Mortgage rates began the day steady to slightly lower on average, though more than a few lenders were actually in worse shape. The average stayed in slightly stronger territory but that may change by the end of the day as losses in the Secondary Mortgage Market are prompting some lenders to recall rate sheets and reprice slightly higher. This won’t affect the prevailing interest rate quotes, which now average 4.5% (best-execution), but it would increase the associated closing costs.
The rest of the week is fairly intense as far as interest rates are concerned. There are several major considerations, particularly for the mortgage-backed-securities (MBS) that most directly affect mortgage rates. Most of the considerations suggest a more cautious approach for MBS investors. This is evident not only in the higher rates, but also in the underperformance compared to Treasuries. In other words, the world’s favorite interest rate benchmark 10yr US Treasuries will likely end the day just slightly lower than yesterday in terms of yield, yet mortgage rates for many lenders will be higher.
Of those considerations, the most important are the several major economic reports that will come out over the next three days, including the massively important jobs data on Friday. These reports aren’t necessarily negative or positive, but instead stand ready to fill either role depending on how they come out compared to economists’ forecasts. There is a glut of data tomorrow morning, and if it’s even remotely cohesive in suggesting economic strength, rates could be higher with the first rate sheets of the morning. Weak data, on the other hand, might afford some breathing room between now and Friday, but ultimately the jobs data will decide where rates go.

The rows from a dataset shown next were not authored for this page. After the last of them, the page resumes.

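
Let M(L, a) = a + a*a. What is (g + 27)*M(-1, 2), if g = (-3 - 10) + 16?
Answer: 180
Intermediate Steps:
M(L, a) = a + a**2
g = 3 (g = -13 + 16 = 3)
(g + 27)*M(-1, 2) = (3 + 27)*(2*(1 + 2)) = 30*(2*3) = 30*6 = 180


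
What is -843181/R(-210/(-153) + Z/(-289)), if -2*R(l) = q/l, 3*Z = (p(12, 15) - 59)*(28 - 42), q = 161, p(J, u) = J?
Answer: 128163512/19941 ≈ 6427.1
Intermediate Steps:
Z = 658/3 (Z = ((12 - 59)*(28 - 42))/3 = (-47*(-14))/3 = (⅓)*658 = 658/3 ≈ 219.33)
R(l) = -161/(2*l)
-843181/R(-210/(-153) + Z/(-289)) = -843181/((-161/(2*(-210/(-153) + (658/3)/(-289))))) = -843181/((-161/(2*(-210*(-1/153) + (658/3)*(-1/289))))) = -843181/((-161/(2*(70/51 - 658/867)))) = -843181/((-161/(2*532/867))) = -843181/((-161/2*867/532)) = -843181/(-19941/152) = -843181*(-152/19941) = 128163512/19941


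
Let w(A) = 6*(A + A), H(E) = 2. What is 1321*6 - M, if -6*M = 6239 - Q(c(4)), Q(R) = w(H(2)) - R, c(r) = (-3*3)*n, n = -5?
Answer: 26908/3 ≈ 8969.3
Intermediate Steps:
w(A) = 12*A (w(A) = 6*(2*A) = 12*A)
c(r) = 45 (c(r) = -3*3*(-5) = -9*(-5) = 45)
Q(R) = 24 - R (Q(R) = 12*2 - R = 24 - R)
M = -3130/3 (M = -(6239 - (24 - 1*45))/6 = -(6239 - (24 - 45))/6 = -(6239 - 1*(-21))/6 = -(6239 + 21)/6 = -1/6*6260 = -3130/3 ≈ -1043.3)
1321*6 - M = 1321*6 - 1*(-3130/3) = 7926 + 3130/3 = 26908/3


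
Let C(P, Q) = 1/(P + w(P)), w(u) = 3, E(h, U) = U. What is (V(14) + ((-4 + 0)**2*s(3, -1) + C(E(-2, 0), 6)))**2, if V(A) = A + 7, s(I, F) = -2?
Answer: 1024/9 ≈ 113.78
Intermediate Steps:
V(A) = 7 + A
C(P, Q) = 1/(3 + P) (C(P, Q) = 1/(P + 3) = 1/(3 + P))
(V(14) + ((-4 + 0)**2*s(3, -1) + C(E(-2, 0), 6)))**2 = ((7 + 14) + ((-4 + 0)**2*(-2) + 1/(3 + 0)))**2 = (21 + ((-4)**2*(-2) + 1/3))**2 = (21 + (16*(-2) + 1/3))**2 = (21 + (-32 + 1/3))**2 = (21 - 95/3)**2 = (-32/3)**2 = 1024/9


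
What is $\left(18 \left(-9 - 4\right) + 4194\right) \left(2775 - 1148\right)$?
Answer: $6442920$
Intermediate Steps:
$\left(18 \left(-9 - 4\right) + 4194\right) \left(2775 - 1148\right) = \left(18 \left(-13\right) + 4194\right) 1627 = \left(-234 + 4194\right) 1627 = 3960 \cdot 1627 = 6442920$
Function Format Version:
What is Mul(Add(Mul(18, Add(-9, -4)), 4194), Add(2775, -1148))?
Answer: 6442920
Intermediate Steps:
Mul(Add(Mul(18, Add(-9, -4)), 4194), Add(2775, -1148)) = Mul(Add(Mul(18, -13), 4194), 1627) = Mul(Add(-234, 4194), 1627) = Mul(3960, 1627) = 6442920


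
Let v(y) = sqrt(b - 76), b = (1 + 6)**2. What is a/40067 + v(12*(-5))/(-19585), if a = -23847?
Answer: -23847/40067 - 3*I*sqrt(3)/19585 ≈ -0.59518 - 0.00026531*I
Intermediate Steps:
b = 49 (b = 7**2 = 49)
v(y) = 3*I*sqrt(3) (v(y) = sqrt(49 - 76) = sqrt(-27) = 3*I*sqrt(3))
a/40067 + v(12*(-5))/(-19585) = -23847/40067 + (3*I*sqrt(3))/(-19585) = -23847*1/40067 + (3*I*sqrt(3))*(-1/19585) = -23847/40067 - 3*I*sqrt(3)/19585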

Loan Originator Perspectives
“Early day gains evaporated quickly this PM as markets considered
Friday’s jobs report and week’s other pending data. Consistently strong
economic reports since September’s surprise Fed decision to not taper
may soon lead to lower Fed support for mortgages and lead to higher
rates. Floating borrowers beware!” –Ted Rood, Senior Originator, Wintrust Mortgage
Today’s Best-Execution Rates
- 30YR FIXED – 4.5%
- FHA/VA – 4.25%-3.75% (depends heavily on lender)
- 15 YEAR FIXED – 3.5%
- 5 YEAR ARMS – 3.0-3.50% depending on the lender
Ongoing Lock/Float Considerations
- Uncertainty over the Fed’s bond-buying plans and Fiscal Policy has been making for a tough interest rate environment where we’re not seeing sustained improvement unless it’s a correction to even bigger deterioration.
- The Fed’s bond buying is the key consideration–not just the initial reduction (aka “tapering”), but the general pace of withdrawal. We’ve gone from tapering being a “sure thing” in September, to it being on hold until March 2014, and now December 2013 is increasingly possible after the most recent Employment report on Nov 8th.

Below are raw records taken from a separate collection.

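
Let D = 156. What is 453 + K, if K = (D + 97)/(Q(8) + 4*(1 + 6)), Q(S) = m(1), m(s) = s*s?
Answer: 13390/29 ≈ 461.72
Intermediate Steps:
m(s) = s**2
Q(S) = 1 (Q(S) = 1**2 = 1)
K = 253/29 (K = (156 + 97)/(1 + 4*(1 + 6)) = 253/(1 + 4*7) = 253/(1 + 28) = 253/29 ≈ 8.7241)
453 + K = 453 + 253/29 = 13390/29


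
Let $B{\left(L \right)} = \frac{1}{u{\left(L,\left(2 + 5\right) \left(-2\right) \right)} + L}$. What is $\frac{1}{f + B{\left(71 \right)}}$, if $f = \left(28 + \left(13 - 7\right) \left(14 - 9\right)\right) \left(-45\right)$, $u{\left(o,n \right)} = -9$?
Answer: $- \frac{62}{161819} \approx -0.00038314$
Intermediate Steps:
$f = -2610$ ($f = \left(28 + 6 \cdot 5\right) \left(-45\right) = \left(28 + 30\right) \left(-45\right) = 58 \left(-45\right) = -2610$)
$B{\left(L \right)} = \frac{1}{-9 + L}$
$\frac{1}{f + B{\left(71 \right)}} = \frac{1}{-2610 + \frac{1}{-9 + 71}} = \frac{1}{-2610 + \frac{1}{62}} = \frac{1}{- \frac{161819}{62}} = - \frac{62}{161819}$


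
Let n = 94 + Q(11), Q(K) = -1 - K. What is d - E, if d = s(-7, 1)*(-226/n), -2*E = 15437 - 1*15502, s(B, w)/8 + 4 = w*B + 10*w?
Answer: -857/82 ≈ -10.451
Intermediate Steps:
s(B, w) = -32 + 80*w + 8*B*w (s(B, w) = -32 + 8*(w*B + 10*w) = -32 + 8*(B*w + 10*w) = -32 + 8*(10*w + B*w) = -32 + (80*w + 8*B*w) = -32 + 80*w + 8*B*w)
E = 65/2 (E = -(15437 - 1*15502)/2 = -(15437 - 15502)/2 = -½*(-65) = 65/2 ≈ 32.500)
n = 82 (n = 94 + (-1 - 1*11) = 94 + (-1 - 11) = 94 - 12 = 82)
d = 904/41 (d = (-32 + 80*1 + 8*(-7)*1)*(-226/82) = (-32 + 80 - 56)*(-226*1/82) = -8*(-113/41) = 904/41 ≈ 22.049)
d - E = 904/41 - 1*65/2 = 904/41 - 65/2 = -857/82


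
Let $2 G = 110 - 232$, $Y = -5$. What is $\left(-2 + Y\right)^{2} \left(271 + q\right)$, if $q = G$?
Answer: $10290$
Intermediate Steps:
$G = -61$ ($G = \frac{110 - 232}{2} = \frac{1}{2} \left(-122\right) = -61$)
$q = -61$
$\left(-2 + Y\right)^{2} \left(271 + q\right) = \left(-2 - 5\right)^{2} \left(271 - 61\right) = \left(-7\right)^{2} \cdot 210 = 49 \cdot 210 = 10290$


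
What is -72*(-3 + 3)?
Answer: 0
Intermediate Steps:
-72*(-3 + 3) = -72*0 = -8*0 = 0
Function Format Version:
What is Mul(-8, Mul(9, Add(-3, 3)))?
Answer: 0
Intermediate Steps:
Mul(-8, Mul(9, Add(-3, 3))) = Mul(-8, Mul(9, 0)) = Mul(-8, 0) = 0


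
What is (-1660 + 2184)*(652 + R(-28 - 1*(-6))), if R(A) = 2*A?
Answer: 318592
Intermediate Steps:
(-1660 + 2184)*(652 + R(-28 - 1*(-6))) = (-1660 + 2184)*(652 + 2*(-28 - 1*(-6))) = 524*(652 + 2*(-28 + 6)) = 524*(652 + 2*(-22)) = 524*(652 - 44) = 524*608 = 318592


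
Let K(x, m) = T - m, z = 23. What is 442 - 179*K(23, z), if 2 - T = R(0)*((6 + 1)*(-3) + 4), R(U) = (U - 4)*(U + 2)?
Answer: 28545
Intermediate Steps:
R(U) = (-4 + U)*(2 + U)
T = -134 (T = 2 - (-8 + 0**2 - 2*0)*((6 + 1)*(-3) + 4) = 2 - (-8 + 0 + 0)*(7*(-3) + 4) = 2 - (-8)*(-21 + 4) = 2 - (-8)*(-17) = 2 - 1*136 = 2 - 136 = -134)
K(x, m) = -134 - m
442 - 179*K(23, z) = 442 - 179*(-134 - 1*23) = 442 - 179*(-134 - 23) = 442 - 179*(-157) = 442 + 28103 = 28545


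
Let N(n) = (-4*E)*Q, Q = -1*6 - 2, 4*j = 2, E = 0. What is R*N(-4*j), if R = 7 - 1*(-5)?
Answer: 0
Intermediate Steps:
j = 1/2 (j = (1/4)*2 = 1/2 ≈ 0.50000)
Q = -8 (Q = -6 - 2 = -8)
R = 12 (R = 7 + 5 = 12)
N(n) = 0 (N(n) = -4*0*(-8) = 0*(-8) = 0)
R*N(-4*j) = 12*0 = 0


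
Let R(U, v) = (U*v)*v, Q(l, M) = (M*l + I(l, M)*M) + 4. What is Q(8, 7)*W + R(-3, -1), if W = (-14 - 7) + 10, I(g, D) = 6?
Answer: -1125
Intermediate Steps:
Q(l, M) = 4 + 6*M + M*l (Q(l, M) = (M*l + 6*M) + 4 = (6*M + M*l) + 4 = 4 + 6*M + M*l)
R(U, v) = U*v**2
W = -11 (W = -21 + 10 = -11)
Q(8, 7)*W + R(-3, -1) = (4 + 6*7 + 7*8)*(-11) - 3*(-1)**2 = (4 + 42 + 56)*(-11) - 3*1 = 102*(-11) - 3 = -1122 - 3 = -1125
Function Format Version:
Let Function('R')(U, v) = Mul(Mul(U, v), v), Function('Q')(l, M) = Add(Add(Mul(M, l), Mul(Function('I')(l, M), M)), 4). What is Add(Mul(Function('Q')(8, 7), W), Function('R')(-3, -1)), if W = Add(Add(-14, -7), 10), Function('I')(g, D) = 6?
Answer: -1125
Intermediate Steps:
Function('Q')(l, M) = Add(4, Mul(6, M), Mul(M, l)) (Function('Q')(l, M) = Add(Add(Mul(M, l), Mul(6, M)), 4) = Add(Add(Mul(6, M), Mul(M, l)), 4) = Add(4, Mul(6, M), Mul(M, l)))
Function('R')(U, v) = Mul(U, Pow(v, 2))
W = -11 (W = Add(-21, 10) = -11)
Add(Mul(Function('Q')(8, 7), W), Function('R')(-3, -1)) = Add(Mul(Add(4, Mul(6, 7), Mul(7, 8)), -11), Mul(-3, Pow(-1, 2))) = Add(Mul(Add(4, 42, 56), -11), Mul(-3, 1)) = Add(Mul(102, -11), -3) = Add(-1122, -3) = -1125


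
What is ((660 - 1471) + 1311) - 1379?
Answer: -879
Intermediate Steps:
((660 - 1471) + 1311) - 1379 = (-811 + 1311) - 1379 = 500 - 1379 = -879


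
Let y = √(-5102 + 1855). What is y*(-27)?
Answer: -27*I*√3247 ≈ -1538.5*I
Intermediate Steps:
y = I*√3247 (y = √(-3247) = I*√3247 ≈ 56.982*I)
y*(-27) = (I*√3247)*(-27) = -27*I*√3247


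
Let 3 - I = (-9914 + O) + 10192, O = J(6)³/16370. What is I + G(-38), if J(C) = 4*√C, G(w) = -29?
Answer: -304 - 192*√6/8185 ≈ -304.06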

- Markets continue to be most interested in economic data and its suggestions about the longer term trajectory of the economy. This will shape expectations for Fed policy in the coming months, and thus inform the direction of interest rates.

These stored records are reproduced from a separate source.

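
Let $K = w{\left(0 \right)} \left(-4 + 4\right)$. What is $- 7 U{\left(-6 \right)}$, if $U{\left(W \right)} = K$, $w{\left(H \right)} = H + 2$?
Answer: $0$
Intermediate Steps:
$w{\left(H \right)} = 2 + H$
$K = 0$ ($K = \left(2 + 0\right) \left(-4 + 4\right) = 2 \cdot 0 = 0$)
$U{\left(W \right)} = 0$
$- 7 U{\left(-6 \right)} = \left(-7\right) 0 = 0$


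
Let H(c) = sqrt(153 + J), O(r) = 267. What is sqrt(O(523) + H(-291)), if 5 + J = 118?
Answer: sqrt(267 + sqrt(266)) ≈ 16.832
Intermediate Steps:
J = 113 (J = -5 + 118 = 113)
H(c) = sqrt(266) (H(c) = sqrt(153 + 113) = sqrt(266))
sqrt(O(523) + H(-291)) = sqrt(267 + sqrt(266))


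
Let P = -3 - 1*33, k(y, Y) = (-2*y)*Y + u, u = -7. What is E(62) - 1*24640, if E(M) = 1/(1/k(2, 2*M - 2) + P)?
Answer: -439109935/17821 ≈ -24640.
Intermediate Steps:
k(y, Y) = -7 - 2*Y*y (k(y, Y) = (-2*y)*Y - 7 = -2*Y*y - 7 = -7 - 2*Y*y)
P = -36 (P = -3 - 33 = -36)
E(M) = 1/(-36 + 1/(1 - 8*M)) (E(M) = 1/(1/(-7 - 2*(2*M - 2)*2) - 36) = 1/(1/(-7 - 2*(-2 + 2*M)*2) - 36) = 1/(1/(-7 + (8 - 8*M)) - 36) = 1/(1/(1 - 8*M) - 36) = 1/(-36 + 1/(1 - 8*M)))
E(62) - 1*24640 = (-1 + 8*62)/(35 - 288*62) - 1*24640 = (-1 + 496)/(35 - 17856) - 24640 = 495/(-17821) - 24640 = -1/17821*495 - 24640 = -495/17821 - 24640 = -439109935/17821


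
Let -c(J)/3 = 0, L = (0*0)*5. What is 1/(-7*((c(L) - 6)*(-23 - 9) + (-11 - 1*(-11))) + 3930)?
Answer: 1/2586 ≈ 0.00038670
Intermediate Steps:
L = 0 (L = 0*5 = 0)
c(J) = 0 (c(J) = -3*0 = 0)
1/(-7*((c(L) - 6)*(-23 - 9) + (-11 - 1*(-11))) + 3930) = 1/(-7*((0 - 6)*(-23 - 9) + (-11 - 1*(-11))) + 3930) = 1/(-7*(-6*(-32) + (-11 + 11)) + 3930) = 1/(-7*(192 + 0) + 3930) = 1/(-7*192 + 3930) = 1/(-1344 + 3930) = 1/2586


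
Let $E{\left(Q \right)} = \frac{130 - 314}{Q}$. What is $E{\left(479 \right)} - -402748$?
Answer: $\frac{192916108}{479} \approx 4.0275 \cdot 10^{5}$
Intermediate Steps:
$E{\left(Q \right)} = - \frac{184}{Q}$
$E{\left(479 \right)} - -402748 = - \frac{184}{479} - -402748 = \left(-184\right) \frac{1}{479} + 402748 = - \frac{184}{479} + 402748 = \frac{192916108}{479}$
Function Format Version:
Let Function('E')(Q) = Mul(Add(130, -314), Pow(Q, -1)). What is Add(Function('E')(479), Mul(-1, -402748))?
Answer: Rational(192916108, 479) ≈ 4.0275e+5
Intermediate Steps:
Function('E')(Q) = Mul(-184, Pow(Q, -1))
Add(Function('E')(479), Mul(-1, -402748)) = Add(Mul(-184, Pow(479, -1)), Mul(-1, -402748)) = Add(Mul(-184, Rational(1, 479)), 402748) = Add(Rational(-184, 479), 402748) = Rational(192916108, 479)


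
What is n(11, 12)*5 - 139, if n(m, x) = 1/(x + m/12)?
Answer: -4297/31 ≈ -138.61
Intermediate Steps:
n(m, x) = 1/(x + m/12) (n(m, x) = 1/(x + m*(1/12)) = 1/(x + m/12))
n(11, 12)*5 - 139 = (12/(11 + 12*12))*5 - 139 = (12/(11 + 144))*5 - 139 = (12/155)*5 - 139 = 12/31 - 139 = -4297/31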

- The stronger the data the more likely the Fed is seen as reducing asset purchases. Rates would rise under this scenario, but the Fed indicated its cognizance of high rates creating headwinds for the recovery, and this suggests they’ll attempt to keep the pace of rising rates moderate as long as inflation isn’t adversely affected.
- (As always, please keep in mind that our Best-Execution rate always pertains to a completely ideal scenario. There are many reasons a quoted rate may differ from our average rates, and in those cases, assuming you’re following along on a day to day basis, simply use the Best-Ex levels we quote as a baseline to track potential movement in your quoted rate).